Kensington Market is headed for an artistic revitalization courtesy of an unlikely source - Rob Ford's anti-graffiti program.
But on Thursday at City Hall the licensing and standards committee had some good news for local artists. The committee approved a list of groups that staff is recommending receive more than $200,000 under the new StreetARToronto (StART) initiative, which was created last year as part of the mayor's anti-graffiti offensive.
Toronto's vibrant tag-ridden enclave is to be the primary beneficiary of the grants - one-third of the 15 projects approved by staff would adorn public space in or near the Kensington Market district at Dundas and Spadina. Total investment in the area would be over $60,000.
Among the groups approved for funding by the committee Thursday are the Whippersnapper Gallery, the Kensington Market BIA, St. Stephen's House, and the Scadding Court Community Centre. The grants, which vary in size from $4,200 to $20,000 still have to be approved by council.
"I think it's wonderful the city's investing," says Yvonne Bambrick, head of the Kensington Market BIA, which hopes to use the money for murals at four different sites in the quarter. "It will certainly add some high quality art work to Kensington Market and the surrounding neighbourhood. It sounds like really dedicated organizations with track records in this type of work have been selected."
Elyse Parker, the city director in charge of StART, says it wasn't intentional that projects near Kensington receive the bulk of the funding, but it's only logical.

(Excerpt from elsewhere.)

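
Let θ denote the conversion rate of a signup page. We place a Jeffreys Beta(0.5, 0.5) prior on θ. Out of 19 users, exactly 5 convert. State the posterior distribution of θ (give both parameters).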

"There was a concentration in the downtown for sure, but at the same time that's where we get a lot of graffiti vandalism and a lot of these [projects] are intended to counter graffiti vandalism," she says.
For years, the city has given grants for public art designed to deter illegal tagging by taking up wall space that would otherwise be prime targets for illicit spay painters. But last year the Ford administration canceled the Graffiti Transformation Program, which paid community groups to hire youth to paint murals, and replaced it with StART, which focuses on professional non-profit arts groups instead.
The new program sets a higher bar for applicants; grant recipients must be able supply a minimum of 50 per cent of the project's budget either in cash or in kind donations. Parker says the new model allows the city to engage a "higher caliber" of artist, and approach public art projects in a less ad hoc manner than under Graffiti Transformation Program.
She adds that only "one or two" applicants were turned down because they couldn't put up their half of the budget.
StART is having trouble attracting appropriate projects in its inaugural year however. While $353,940.00 has been allocated to the program, staff rejected 11 of 26 applications they received by the April 30 deadline, and are only recommending $225,357 worth of grants at this time.
Parker blames the dearth of qualified groups on the original application timeline, which she says was too short (a request for proposals wasn't made until March).
Staff created a second application cycle that ended on May 23, and advised those rejected on how they could improve their proposals to be accepted the second time around. Parker hopes to use up the remainder the program's budget on new approvals.
"We've really been sensitive of this transitional year and tried to be as inclusive as possible," she explains.
One artist who won't need to take a second crack at his application is Dan Bergeron, whose plans to install life-sized tile portraits of tai chi practioners throughout the neighbourhood has already been given the green light.
Bergeron, who is known for his outsized portraits of Regent Park residents, is working with the Whippersnapper Gallery on the project. He says the Chinatown/Kensington area was perfect place to erect figures in calming postures.
"It just seemed like a good neighbourhood to work in because there is a lot of tagging, graffiti, advertising. So there's a lot of visuals, but those are very aggressive," he said. "These people doing poses is a good juxtaposition against all the other visuals that are surrounding it."